Walmart elevated David Guggina to president and chief executive of Walmart U.S., effective Feb. 1, 2026, as part of a broad leadership reshuffle timed with John Furner’s impending assumption of the top job at Walmart Inc. The company said the appointments position a set of internal executives to drive the next phase of its retail transformation.
Guggina, who has been with Walmart for about eight years and previously spent nine years at Amazon, most recently served as executive vice president and chief e-commerce officer for Walmart U.S. He earlier ran supply chain operations for the division. Walmart credited him with building “industry-leading” delivery capabilities that now serve 95 percent of U.S. households in under three hours, arguing his combined e-commerce and logistics background uniquely equips him to advance the company’s stated goal of being “America’s favorite place to shop.”

The executive moves are effective Feb. 1 unless otherwise noted. Furner is set to take the reins at the corporate level at the end of January, with some company communications pinpointing Jan. 31 as his first day as president and CEO of Walmart Inc. Doug McMillon is stepping down after more than a decade as CEO. The board has elected the newly promoted leaders to the company’s Executive Council to align enterprise priorities across innovation, operations and global platforms.
Other key promotions include Chris Nicholas as president and CEO of Walmart International, responsible for operations in 17 countries, succeeding Kathryn McLay, who will remain through Jan. 31 and into the first quarter to support the handover. Latriece Watkins was named president and CEO of Sam’s Club U.S. Seth Dallaire was elevated to executive vice president and chief growth officer for Walmart Inc., a role that will consolidate oversight of global enterprise platforms including Walmart Connect, Walmart+, Walmart Data Ventures, Vizio and a global Marketplace platform.
Company messaging emphasized internal continuity and depth of talent. Furner said the slate demonstrates Walmart’s “culture of opportunity and the depth of our leadership bench.” Executives framed the reorganizations as aimed at accelerating growth on digital platforms, strengthening supply chain execution and scaling enterprise businesses that contribute to margin expansion beyond traditional retail.
The promotions carry clear market implications. Walmart U.S. accounts for roughly two-thirds of the company’s annual revenue, making the national business the primary engine for sales and profit. Installing a leader steeped in e-commerce and logistics signals a deliberate tilt toward faster fulfillment, digital customer engagement and platform monetization at a time when investors reward scale and efficiency. The aggregation of marketplace, advertising and subscription assets under a growth-focused leader reflects an effort to diversify revenue and capture higher-margin business lines.

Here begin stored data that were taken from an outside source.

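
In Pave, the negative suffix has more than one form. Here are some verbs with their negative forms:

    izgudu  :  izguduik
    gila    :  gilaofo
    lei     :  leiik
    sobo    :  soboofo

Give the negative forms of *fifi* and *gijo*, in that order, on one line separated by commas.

Looking at the last vowel of each stem: -ik when the last vowel of the stem is a high vowel (*izgudu*, *lei*); -ofo when the last vowel of the stem is a non-high vowel (*gila*, *sobo*).
*fifi*: last vowel = /i/, a high vowel → -ik → *fifiik*.
The last vowel of *gijo* is /o/, which is a non-high vowel, so the suffix is -ofo, giving *gijoofo*.

fifiik, gijoofo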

Policy and longer-term economic trends converge on Walmart’s direction. Greater emphasis on marketplace and data-driven advertising could invite closer regulatory scrutiny of platform conduct and data use, while investments in automation and AI-informed logistics are likely to reshape labor dynamics in distribution. For consumers and competitors alike, the changes mark another step in the retail industry’s shift from store-centric sales to integrated, technology-led commerce.